Mr Parekh believes part of his success is down to the fact that he has been ahead of the curve and spent on himself. He imported a Toshiba laptop from Singapore and computerised his records as early as 1995. He spent a fortune on getting finance training courses abroad. He bought one of the earliest mobile phone connections in India when call charges were prohibitive, and gave his employers pagers. He invested in an office, cloud-based technology and now has his own personal app. He puts up daily adverts in the obituary pages of local papers. He even sponsors fetes for children and their parents to "catch them young".


Indians have traditionally taken insurance to protect themselves against the risk of dying early and also for tax rebates and bonus pay-outs from the firm's profits. But times are changing. The LIC, by its own admission, is facing "stiff competition" from "mutual funds, bank deposits and small savings instruments, besides physical savings".


The insurer now plans to ramp up its digital presence, so that more clients can buy insurance online. Will this mean a diminishing role for people like Mr Parekh? "Not so," says Singarapu Srinivas, president of Life Insurance Agents Federation of India. "Agents will be always there. Selling life insurance requires face-to-face meetings with clients, who ask a lot of questions."

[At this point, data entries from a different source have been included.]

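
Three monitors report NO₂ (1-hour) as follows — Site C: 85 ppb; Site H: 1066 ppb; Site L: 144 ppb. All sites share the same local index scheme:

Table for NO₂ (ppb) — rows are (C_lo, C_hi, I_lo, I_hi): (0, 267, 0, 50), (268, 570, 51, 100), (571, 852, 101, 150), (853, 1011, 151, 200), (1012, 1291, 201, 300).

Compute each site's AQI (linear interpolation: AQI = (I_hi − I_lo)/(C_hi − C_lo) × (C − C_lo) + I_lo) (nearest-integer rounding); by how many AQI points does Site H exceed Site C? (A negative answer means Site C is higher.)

Site C: 85 lies in 0–267, so I_lo=0, I_hi=50, C_lo=0, C_hi=267.
(50−0)/(267−0) × (85−0) + 0 = 50/267 × 85 + 0 ≈ 15.92 → 16.
Site H: row 1012–1291 (AQI 201–300). (300−201)·(1066−1012)/(1291−1012) + 201 = 99·54/279 + 201 ≈ 220.16 → 220.
Site L: 144 lies in 0–267, so I_lo=0, I_hi=50, C_lo=0, C_hi=267.
(50−0)/(267−0) × (144−0) + 0 = 50/267 × 144 + 0 ≈ 26.97 → 27.
AQIs: Site C=16, Site H=220, Site L=27. Site H (220) − Site C (16) = 204.

204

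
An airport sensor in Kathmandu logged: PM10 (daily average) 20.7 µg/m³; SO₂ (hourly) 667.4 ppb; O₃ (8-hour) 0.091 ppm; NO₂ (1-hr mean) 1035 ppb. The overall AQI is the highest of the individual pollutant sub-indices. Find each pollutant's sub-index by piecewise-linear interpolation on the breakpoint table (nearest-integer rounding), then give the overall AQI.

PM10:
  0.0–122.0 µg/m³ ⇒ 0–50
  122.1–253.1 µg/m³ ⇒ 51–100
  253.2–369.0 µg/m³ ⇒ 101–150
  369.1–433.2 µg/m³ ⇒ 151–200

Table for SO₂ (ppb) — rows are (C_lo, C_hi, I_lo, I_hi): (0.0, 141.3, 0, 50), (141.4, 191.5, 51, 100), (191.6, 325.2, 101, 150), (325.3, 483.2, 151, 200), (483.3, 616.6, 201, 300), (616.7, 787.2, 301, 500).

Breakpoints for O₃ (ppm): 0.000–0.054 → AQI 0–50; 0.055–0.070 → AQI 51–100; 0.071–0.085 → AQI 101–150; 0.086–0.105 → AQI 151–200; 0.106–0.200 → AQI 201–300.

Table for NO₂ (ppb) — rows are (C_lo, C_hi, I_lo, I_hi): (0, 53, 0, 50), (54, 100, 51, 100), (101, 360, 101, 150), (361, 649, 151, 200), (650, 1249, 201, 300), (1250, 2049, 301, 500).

360

PM10: 20.7 lies in 0.0–122.0, so I_lo=0, I_hi=50, C_lo=0.0, C_hi=122.0.
(50−0)/(122.0−0.0) × (20.7−0.0) + 0 = 50/122.0 × 20.7 + 0 ≈ 8.48 → 8.
SO₂: 667.4 ∈ [616.7, 787.2] ↔ index [301, 500].
301 + (667.4−616.7)·(500−301)/(787.2−616.7) = 301 + 50.7·199/170.5 ≈ 360.17, so AQI = 360.
O₃ 0.091: bracket 0.086–0.105 → index 151–200; slope 49/0.019, offset 0.005.
AQI = 151 + 49/0.019·0.005 ≈ 163.89 ⇒ 164.
NO₂: 1035 ∈ [650, 1249] ↔ index [201, 300].
201 + (1035−650)·(300−201)/(1249−650) = 201 + 385·99/599 ≈ 264.63, so AQI = 265.
Sub-indices: PM10→8, SO₂→360, O₃→164, NO₂→265. Overall AQI = max = 360; dominant pollutant is SO₂.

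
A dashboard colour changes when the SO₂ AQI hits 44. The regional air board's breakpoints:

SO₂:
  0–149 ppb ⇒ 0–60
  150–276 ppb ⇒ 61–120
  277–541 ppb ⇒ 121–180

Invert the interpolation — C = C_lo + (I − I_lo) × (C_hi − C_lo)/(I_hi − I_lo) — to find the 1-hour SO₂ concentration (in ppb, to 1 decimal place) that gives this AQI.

109.3

AQI 44 lies in the 0–60 band, which corresponds to 0–149 ppb.
C = 0 + (44−0)×(149−0)/(60−0) = 0 + 44×149/60 ≈ 109.267 ppb → 109.3 ppb to 1 dp.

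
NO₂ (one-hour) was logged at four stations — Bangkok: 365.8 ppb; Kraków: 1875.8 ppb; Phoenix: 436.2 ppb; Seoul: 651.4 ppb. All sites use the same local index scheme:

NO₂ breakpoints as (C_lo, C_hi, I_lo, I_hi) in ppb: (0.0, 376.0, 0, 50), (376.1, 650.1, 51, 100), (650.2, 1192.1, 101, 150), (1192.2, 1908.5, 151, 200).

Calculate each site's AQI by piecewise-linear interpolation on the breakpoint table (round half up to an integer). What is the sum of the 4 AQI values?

410

Bangkok: row 0.0–376.0 (AQI 0–50). (50−0)·(365.8−0.0)/(376.0−0.0) + 0 = 50·365.8/376.0 + 0 ≈ 48.64 → 49.
Kraków: 1875.8 lies in 1192.2–1908.5, so I_lo=151, I_hi=200, C_lo=1192.2, C_hi=1908.5.
(200−151)/(1908.5−1192.2) × (1875.8−1192.2) + 151 = 49/716.3 × 683.6 + 151 ≈ 197.76 → 198.
Phoenix: 436.2 ∈ [376.1, 650.1] ↔ index [51, 100].
51 + (436.2−376.1)·(100−51)/(650.1−376.1) = 51 + 60.1·49/274.0 ≈ 61.75, so AQI = 62.
Seoul: 651.4 ∈ [650.2, 1192.1] ↔ index [101, 150].
101 + (651.4−650.2)·(150−101)/(1192.1−650.2) = 101 + 1.2·49/541.9 ≈ 101.11, so AQI = 101.
AQIs: Bangkok=49, Kraków=198, Phoenix=62, Seoul=101. Sum = 49 + 198 + 62 + 101 = 410.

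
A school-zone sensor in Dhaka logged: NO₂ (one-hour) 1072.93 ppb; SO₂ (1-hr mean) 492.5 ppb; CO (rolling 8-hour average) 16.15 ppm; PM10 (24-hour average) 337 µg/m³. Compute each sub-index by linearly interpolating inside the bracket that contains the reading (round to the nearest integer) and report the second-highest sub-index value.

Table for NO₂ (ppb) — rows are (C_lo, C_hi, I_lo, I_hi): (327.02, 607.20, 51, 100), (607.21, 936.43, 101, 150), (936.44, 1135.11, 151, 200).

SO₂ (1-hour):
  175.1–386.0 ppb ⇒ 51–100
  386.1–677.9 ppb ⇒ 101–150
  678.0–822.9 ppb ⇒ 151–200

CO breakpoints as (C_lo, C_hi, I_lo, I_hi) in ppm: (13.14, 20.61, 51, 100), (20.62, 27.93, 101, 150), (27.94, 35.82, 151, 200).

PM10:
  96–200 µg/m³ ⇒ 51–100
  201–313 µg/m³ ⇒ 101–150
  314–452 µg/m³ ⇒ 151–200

159

NO₂: 1072.93 lies in 936.44–1135.11, so I_lo=151, I_hi=200, C_lo=936.44, C_hi=1135.11.
(200−151)/(1135.11−936.44) × (1072.93−936.44) + 151 = 49/198.67 × 136.49 + 151 ≈ 184.66 → 185.
SO₂: 492.5 ∈ [386.1, 677.9] ↔ index [101, 150].
101 + (492.5−386.1)·(150−101)/(677.9−386.1) = 101 + 106.4·49/291.8 ≈ 118.87, so AQI = 119.
CO: 16.15 lies in 13.14–20.61, so I_lo=51, I_hi=100, C_lo=13.14, C_hi=20.61.
(100−51)/(20.61−13.14) × (16.15−13.14) + 51 = 49/7.47 × 3.01 + 51 ≈ 70.74 → 71.
PM10: 337 lies in 314–452, so I_lo=151, I_hi=200, C_lo=314, C_hi=452.
(200−151)/(452−314) × (337−314) + 151 = 49/138 × 23 + 151 ≈ 159.17 → 159.
Sub-indices: NO₂→185, SO₂→119, CO→71, PM10→159. Ranked high→low: 185, 159, 119, 71. Second-highest sub-index = 159.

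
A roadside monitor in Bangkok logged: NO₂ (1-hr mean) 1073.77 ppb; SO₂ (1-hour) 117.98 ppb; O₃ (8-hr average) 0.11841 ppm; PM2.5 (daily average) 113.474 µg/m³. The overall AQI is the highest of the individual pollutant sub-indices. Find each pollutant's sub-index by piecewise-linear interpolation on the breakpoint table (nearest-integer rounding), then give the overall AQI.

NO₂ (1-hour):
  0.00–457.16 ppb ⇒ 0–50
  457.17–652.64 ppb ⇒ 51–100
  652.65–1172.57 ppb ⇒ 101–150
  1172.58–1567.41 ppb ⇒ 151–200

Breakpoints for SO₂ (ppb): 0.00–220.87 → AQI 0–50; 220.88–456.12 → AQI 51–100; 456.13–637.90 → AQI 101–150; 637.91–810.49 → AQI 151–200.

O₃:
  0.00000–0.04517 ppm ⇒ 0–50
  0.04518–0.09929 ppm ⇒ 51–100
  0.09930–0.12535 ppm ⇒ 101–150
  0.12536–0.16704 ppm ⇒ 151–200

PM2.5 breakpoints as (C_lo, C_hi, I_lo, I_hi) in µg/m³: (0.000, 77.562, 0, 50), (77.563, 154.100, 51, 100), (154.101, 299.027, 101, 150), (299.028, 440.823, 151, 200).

141

NO₂: 1073.77 ∈ [652.65, 1172.57] ↔ index [101, 150].
101 + (1073.77−652.65)·(150−101)/(1172.57−652.65) = 101 + 421.12·49/519.92 ≈ 140.69, so AQI = 141.
SO₂: 117.98 ∈ [0.00, 220.87] ↔ index [0, 50].
0 + (117.98−0.00)·(50−0)/(220.87−0.00) = 0 + 117.98·50/220.87 ≈ 26.71, so AQI = 27.
O₃ 0.11841: bracket 0.09930–0.12535 → index 101–150; slope 49/0.02605, offset 0.01911.
AQI = 101 + 49/0.02605·0.01911 ≈ 136.95 ⇒ 137.
PM2.5: 113.474 lies in 77.563–154.100, so I_lo=51, I_hi=100, C_lo=77.563, C_hi=154.100.
(100−51)/(154.100−77.563) × (113.474−77.563) + 51 = 49/76.537 × 35.911 + 51 ≈ 73.99 → 74.
Sub-indices: NO₂→141, SO₂→27, O₃→137, PM2.5→74. Overall AQI = max = 141; dominant pollutant is NO₂.
AQI 141: Unhealthy for Sensitive Groups.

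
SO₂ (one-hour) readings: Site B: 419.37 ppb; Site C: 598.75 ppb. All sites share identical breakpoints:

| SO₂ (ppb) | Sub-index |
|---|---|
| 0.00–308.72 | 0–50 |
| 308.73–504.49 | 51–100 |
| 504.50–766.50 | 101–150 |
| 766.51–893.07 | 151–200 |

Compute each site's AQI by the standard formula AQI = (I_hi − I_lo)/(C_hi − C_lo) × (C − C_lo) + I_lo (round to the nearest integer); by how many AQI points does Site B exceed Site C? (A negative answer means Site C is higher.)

Site B: 419.37 ∈ [308.73, 504.49] ↔ index [51, 100].
51 + (419.37−308.73)·(100−51)/(504.49−308.73) = 51 + 110.64·49/195.76 ≈ 78.69, so AQI = 79.
Site C 598.75: bracket 504.50–766.50 → index 101–150; slope 49/262.00, offset 94.25.
AQI = 101 + 49/262.00·94.25 ≈ 118.63 ⇒ 119.
AQIs: Site B=79, Site C=119. Site B (79) − Site C (119) = -40.

-40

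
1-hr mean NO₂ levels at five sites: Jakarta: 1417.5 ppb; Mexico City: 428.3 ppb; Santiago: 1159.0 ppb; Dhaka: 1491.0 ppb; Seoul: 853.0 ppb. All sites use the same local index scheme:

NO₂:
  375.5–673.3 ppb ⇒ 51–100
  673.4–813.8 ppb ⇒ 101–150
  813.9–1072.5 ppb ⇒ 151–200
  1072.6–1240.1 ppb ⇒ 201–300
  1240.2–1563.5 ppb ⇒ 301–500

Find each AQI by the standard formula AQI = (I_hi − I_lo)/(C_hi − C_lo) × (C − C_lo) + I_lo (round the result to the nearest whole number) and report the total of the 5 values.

Jakarta: 1417.5 lies in 1240.2–1563.5, so I_lo=301, I_hi=500, C_lo=1240.2, C_hi=1563.5.
(500−301)/(1563.5−1240.2) × (1417.5−1240.2) + 301 = 199/323.3 × 177.3 + 301 ≈ 410.13 → 410.
Mexico City: row 375.5–673.3 (AQI 51–100). (100−51)·(428.3−375.5)/(673.3−375.5) + 51 = 49·52.8/297.8 + 51 ≈ 59.69 → 60.
Santiago: 1159.0 lies in 1072.6–1240.1, so I_lo=201, I_hi=300, C_lo=1072.6, C_hi=1240.1.
(300−201)/(1240.1−1072.6) × (1159.0−1072.6) + 201 = 99/167.5 × 86.4 + 201 ≈ 252.07 → 252.
Dhaka 1491.0: bracket 1240.2–1563.5 → index 301–500; slope 199/323.3, offset 250.8.
AQI = 301 + 199/323.3·250.8 ≈ 455.37 ⇒ 455.
Seoul: 853.0 lies in 813.9–1072.5, so I_lo=151, I_hi=200, C_lo=813.9, C_hi=1072.5.
(200−151)/(1072.5−813.9) × (853.0−813.9) + 151 = 49/258.6 × 39.1 + 151 ≈ 158.41 → 158.
AQIs: Jakarta=410, Mexico City=60, Santiago=252, Dhaka=455, Seoul=158. Sum = 410 + 60 + 252 + 455 + 158 = 1335.

1335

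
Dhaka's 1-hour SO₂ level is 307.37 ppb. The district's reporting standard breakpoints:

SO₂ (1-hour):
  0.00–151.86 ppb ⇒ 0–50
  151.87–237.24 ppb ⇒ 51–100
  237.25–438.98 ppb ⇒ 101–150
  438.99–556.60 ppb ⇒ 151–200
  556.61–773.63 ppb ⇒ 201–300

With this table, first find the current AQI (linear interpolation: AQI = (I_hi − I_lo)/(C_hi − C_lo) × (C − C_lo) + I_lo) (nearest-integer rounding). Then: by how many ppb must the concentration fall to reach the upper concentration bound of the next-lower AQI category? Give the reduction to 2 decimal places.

70.13

SO₂: row 237.25–438.98 (AQI 101–150). (150−101)·(307.37−237.25)/(438.98−237.25) + 101 = 49·70.12/201.73 + 101 ≈ 118.03 → 118.
Current AQI 118 is in the Unhealthy for Sensitive Groups range (101–150). The next-lower category tops out at AQI 100, whose upper concentration bound is 237.24 ppb.
Reduction needed = 307.37 − 237.24 = 70.13 ppb.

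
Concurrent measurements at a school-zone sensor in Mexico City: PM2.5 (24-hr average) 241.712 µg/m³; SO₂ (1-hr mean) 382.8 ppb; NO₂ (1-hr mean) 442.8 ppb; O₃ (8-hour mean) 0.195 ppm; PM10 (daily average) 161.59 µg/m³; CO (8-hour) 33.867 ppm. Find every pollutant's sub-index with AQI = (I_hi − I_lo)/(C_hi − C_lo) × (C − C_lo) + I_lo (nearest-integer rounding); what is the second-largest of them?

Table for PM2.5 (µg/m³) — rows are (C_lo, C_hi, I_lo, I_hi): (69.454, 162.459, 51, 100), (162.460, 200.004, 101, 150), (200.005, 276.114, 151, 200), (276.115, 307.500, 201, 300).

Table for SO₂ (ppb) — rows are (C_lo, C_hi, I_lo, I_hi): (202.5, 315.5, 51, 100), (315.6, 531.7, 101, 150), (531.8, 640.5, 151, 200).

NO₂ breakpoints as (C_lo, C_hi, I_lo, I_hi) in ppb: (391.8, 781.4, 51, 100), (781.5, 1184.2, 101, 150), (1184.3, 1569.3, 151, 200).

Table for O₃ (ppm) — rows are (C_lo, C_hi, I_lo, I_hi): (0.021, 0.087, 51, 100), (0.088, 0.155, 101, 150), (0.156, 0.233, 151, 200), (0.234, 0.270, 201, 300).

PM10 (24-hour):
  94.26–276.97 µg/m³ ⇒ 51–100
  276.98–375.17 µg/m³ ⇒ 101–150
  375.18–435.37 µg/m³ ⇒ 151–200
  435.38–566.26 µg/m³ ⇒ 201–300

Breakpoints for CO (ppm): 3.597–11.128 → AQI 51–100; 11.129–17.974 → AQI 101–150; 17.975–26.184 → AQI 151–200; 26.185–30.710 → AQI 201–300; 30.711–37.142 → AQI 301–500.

PM2.5: row 200.005–276.114 (AQI 151–200). (200−151)·(241.712−200.005)/(276.114−200.005) + 151 = 49·41.707/76.109 + 151 ≈ 177.85 → 178.
SO₂ 382.8: bracket 315.6–531.7 → index 101–150; slope 49/216.1, offset 67.2.
AQI = 101 + 49/216.1·67.2 ≈ 116.24 ⇒ 116.
NO₂: 442.8 lies in 391.8–781.4, so I_lo=51, I_hi=100, C_lo=391.8, C_hi=781.4.
(100−51)/(781.4−391.8) × (442.8−391.8) + 51 = 49/389.6 × 51.0 + 51 ≈ 57.41 → 57.
O₃: 0.195 lies in 0.156–0.233, so I_lo=151, I_hi=200, C_lo=0.156, C_hi=0.233.
(200−151)/(0.233−0.156) × (0.195−0.156) + 151 = 49/0.077 × 0.039 + 151 ≈ 175.82 → 176.
PM10: 161.59 lies in 94.26–276.97, so I_lo=51, I_hi=100, C_lo=94.26, C_hi=276.97.
(100−51)/(276.97−94.26) × (161.59−94.26) + 51 = 49/182.71 × 67.33 + 51 ≈ 69.06 → 69.
CO: row 30.711–37.142 (AQI 301–500). (500−301)·(33.867−30.711)/(37.142−30.711) + 301 = 199·3.156/6.431 + 301 ≈ 398.66 → 399.
Sub-indices: PM2.5→178, SO₂→116, NO₂→57, O₃→176, PM10→69, CO→399. Ranked high→low: 399, 178, 176, 116, 69, 57. Second-highest sub-index = 178.

178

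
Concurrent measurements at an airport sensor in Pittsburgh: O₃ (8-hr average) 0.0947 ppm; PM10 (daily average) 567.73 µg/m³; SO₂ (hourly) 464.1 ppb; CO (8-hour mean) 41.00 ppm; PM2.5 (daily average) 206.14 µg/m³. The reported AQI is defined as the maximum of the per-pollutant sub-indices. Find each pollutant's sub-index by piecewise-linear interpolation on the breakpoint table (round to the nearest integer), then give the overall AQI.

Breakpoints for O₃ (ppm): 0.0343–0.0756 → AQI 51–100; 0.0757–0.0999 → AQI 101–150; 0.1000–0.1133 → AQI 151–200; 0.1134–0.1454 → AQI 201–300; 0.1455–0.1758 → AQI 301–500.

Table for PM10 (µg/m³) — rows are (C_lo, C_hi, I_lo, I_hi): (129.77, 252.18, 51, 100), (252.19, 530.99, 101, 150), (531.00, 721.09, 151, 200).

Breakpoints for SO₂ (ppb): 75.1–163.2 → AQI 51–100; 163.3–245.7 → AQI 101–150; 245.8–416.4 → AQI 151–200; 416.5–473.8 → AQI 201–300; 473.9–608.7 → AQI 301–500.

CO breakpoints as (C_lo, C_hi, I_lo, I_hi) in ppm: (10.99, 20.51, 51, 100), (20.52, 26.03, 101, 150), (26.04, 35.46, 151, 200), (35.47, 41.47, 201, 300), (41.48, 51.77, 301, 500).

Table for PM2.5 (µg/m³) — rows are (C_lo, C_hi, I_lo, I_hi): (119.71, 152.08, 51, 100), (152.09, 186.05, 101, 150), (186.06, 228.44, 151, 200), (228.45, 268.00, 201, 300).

O₃: 0.0947 ∈ [0.0757, 0.0999] ↔ index [101, 150].
101 + (0.0947−0.0757)·(150−101)/(0.0999−0.0757) = 101 + 0.0190·49/0.0242 ≈ 139.47, so AQI = 139.
PM10: 567.73 ∈ [531.00, 721.09] ↔ index [151, 200].
151 + (567.73−531.00)·(200−151)/(721.09−531.00) = 151 + 36.73·49/190.09 ≈ 160.47, so AQI = 160.
SO₂: row 416.5–473.8 (AQI 201–300). (300−201)·(464.1−416.5)/(473.8−416.5) + 201 = 99·47.6/57.3 + 201 ≈ 283.24 → 283.
CO: row 35.47–41.47 (AQI 201–300). (300−201)·(41.00−35.47)/(41.47−35.47) + 201 = 99·5.53/6.00 + 201 ≈ 292.25 → 292.
PM2.5: 206.14 lies in 186.06–228.44, so I_lo=151, I_hi=200, C_lo=186.06, C_hi=228.44.
(200−151)/(228.44−186.06) × (206.14−186.06) + 151 = 49/42.38 × 20.08 + 151 ≈ 174.22 → 174.
Sub-indices: O₃→139, PM10→160, SO₂→283, CO→292, PM2.5→174. Overall AQI = max = 292; dominant pollutant is CO.

292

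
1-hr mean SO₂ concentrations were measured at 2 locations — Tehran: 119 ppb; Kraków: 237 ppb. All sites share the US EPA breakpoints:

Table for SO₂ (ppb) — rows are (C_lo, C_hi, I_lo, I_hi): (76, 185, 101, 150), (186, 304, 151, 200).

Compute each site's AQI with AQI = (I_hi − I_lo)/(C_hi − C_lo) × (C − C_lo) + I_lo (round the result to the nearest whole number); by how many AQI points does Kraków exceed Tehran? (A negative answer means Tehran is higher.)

52

Tehran: 119 lies in 76–185, so I_lo=101, I_hi=150, C_lo=76, C_hi=185.
(150−101)/(185−76) × (119−76) + 101 = 49/109 × 43 + 101 ≈ 120.33 → 120.
Kraków 237: bracket 186–304 → index 151–200; slope 49/118, offset 51.
AQI = 151 + 49/118·51 ≈ 172.18 ⇒ 172.
AQIs: Tehran=120, Kraków=172. Kraków (172) − Tehran (120) = 52.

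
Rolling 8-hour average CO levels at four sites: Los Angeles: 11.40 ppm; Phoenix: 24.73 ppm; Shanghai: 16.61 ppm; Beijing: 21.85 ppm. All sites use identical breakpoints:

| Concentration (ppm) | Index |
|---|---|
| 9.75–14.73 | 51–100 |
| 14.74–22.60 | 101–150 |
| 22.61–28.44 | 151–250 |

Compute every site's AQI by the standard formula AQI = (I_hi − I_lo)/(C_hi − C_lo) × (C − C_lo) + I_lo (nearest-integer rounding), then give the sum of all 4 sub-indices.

Los Angeles: 11.40 lies in 9.75–14.73, so I_lo=51, I_hi=100, C_lo=9.75, C_hi=14.73.
(100−51)/(14.73−9.75) × (11.40−9.75) + 51 = 49/4.98 × 1.65 + 51 ≈ 67.23 → 67.
Phoenix: 24.73 lies in 22.61–28.44, so I_lo=151, I_hi=250, C_lo=22.61, C_hi=28.44.
(250−151)/(28.44−22.61) × (24.73−22.61) + 151 = 99/5.83 × 2.12 + 151 ≈ 187.00 → 187.
Shanghai: row 14.74–22.60 (AQI 101–150). (150−101)·(16.61−14.74)/(22.60−14.74) + 101 = 49·1.87/7.86 + 101 ≈ 112.66 → 113.
Beijing: 21.85 ∈ [14.74, 22.60] ↔ index [101, 150].
101 + (21.85−14.74)·(150−101)/(22.60−14.74) = 101 + 7.11·49/7.86 ≈ 145.32, so AQI = 145.
AQIs: Los Angeles=67, Phoenix=187, Shanghai=113, Beijing=145. Sum = 67 + 187 + 113 + 145 = 512.

512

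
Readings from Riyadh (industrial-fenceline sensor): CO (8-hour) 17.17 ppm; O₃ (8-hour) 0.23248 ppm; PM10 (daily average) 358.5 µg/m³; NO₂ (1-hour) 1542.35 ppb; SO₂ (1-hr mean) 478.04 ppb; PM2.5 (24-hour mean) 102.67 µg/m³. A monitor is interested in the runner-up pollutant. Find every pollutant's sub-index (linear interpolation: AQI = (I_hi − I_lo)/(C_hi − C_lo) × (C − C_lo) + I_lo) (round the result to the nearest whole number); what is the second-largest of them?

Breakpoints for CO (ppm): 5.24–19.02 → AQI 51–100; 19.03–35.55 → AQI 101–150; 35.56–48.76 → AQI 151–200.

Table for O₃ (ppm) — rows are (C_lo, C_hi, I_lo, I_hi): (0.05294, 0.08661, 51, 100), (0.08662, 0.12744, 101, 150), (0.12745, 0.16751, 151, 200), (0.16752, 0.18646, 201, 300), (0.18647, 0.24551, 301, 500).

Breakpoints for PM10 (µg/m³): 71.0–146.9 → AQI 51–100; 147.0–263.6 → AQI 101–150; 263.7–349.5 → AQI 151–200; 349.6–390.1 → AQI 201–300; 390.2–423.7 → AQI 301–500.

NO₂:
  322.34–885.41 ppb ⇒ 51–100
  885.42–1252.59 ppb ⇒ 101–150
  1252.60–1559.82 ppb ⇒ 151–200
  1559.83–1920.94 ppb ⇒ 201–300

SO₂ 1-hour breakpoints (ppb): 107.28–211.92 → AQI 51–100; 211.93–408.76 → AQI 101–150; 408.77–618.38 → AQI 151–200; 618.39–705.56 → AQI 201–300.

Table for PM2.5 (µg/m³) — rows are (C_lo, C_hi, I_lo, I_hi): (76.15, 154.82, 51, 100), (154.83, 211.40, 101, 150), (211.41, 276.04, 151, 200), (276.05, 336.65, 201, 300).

CO: 17.17 lies in 5.24–19.02, so I_lo=51, I_hi=100, C_lo=5.24, C_hi=19.02.
(100−51)/(19.02−5.24) × (17.17−5.24) + 51 = 49/13.78 × 11.93 + 51 ≈ 93.42 → 93.
O₃: 0.23248 ∈ [0.18647, 0.24551] ↔ index [301, 500].
301 + (0.23248−0.18647)·(500−301)/(0.24551−0.18647) = 301 + 0.04601·199/0.05904 ≈ 456.08, so AQI = 456.
PM10: row 349.6–390.1 (AQI 201–300). (300−201)·(358.5−349.6)/(390.1−349.6) + 201 = 99·8.9/40.5 + 201 ≈ 222.76 → 223.
NO₂: 1542.35 lies in 1252.60–1559.82, so I_lo=151, I_hi=200, C_lo=1252.60, C_hi=1559.82.
(200−151)/(1559.82−1252.60) × (1542.35−1252.60) + 151 = 49/307.22 × 289.75 + 151 ≈ 197.21 → 197.
SO₂: 478.04 lies in 408.77–618.38, so I_lo=151, I_hi=200, C_lo=408.77, C_hi=618.38.
(200−151)/(618.38−408.77) × (478.04−408.77) + 151 = 49/209.61 × 69.27 + 151 ≈ 167.19 → 167.
PM2.5: 102.67 ∈ [76.15, 154.82] ↔ index [51, 100].
51 + (102.67−76.15)·(100−51)/(154.82−76.15) = 51 + 26.52·49/78.67 ≈ 67.52, so AQI = 68.
Sub-indices: CO→93, O₃→456, PM10→223, NO₂→197, SO₂→167, PM2.5→68. Ranked high→low: 456, 223, 197, 167, 93, 68. Second-highest sub-index = 223.

223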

Mr Parekh welcomes the insurer's modernisation moves. "Business will grow further. And we will have more work to do," he says.


And it's a lot of work. For example, when Mr Parekh and his employees are not tracking down the dead, they are celebrating the living. After scanning death notices, he begins sending wishes to his clients on WhatsApp. "I have to send so many birthday, wedding anniversary greetings every day."


On the day we meet, he checks his phone and shows me what looks like a neat list of names, addresses, numbers and occasions. These are the 60 clients who are having their birthdays on the day, and 20 who are celebrating their wedding anniversaries. "I have to wish them all. Some I will send gifts," he says.


I ask him how he keeps track of the lives and moments of some 40,000 insurance policy holders.

"It's a secret," he says with a chuckle.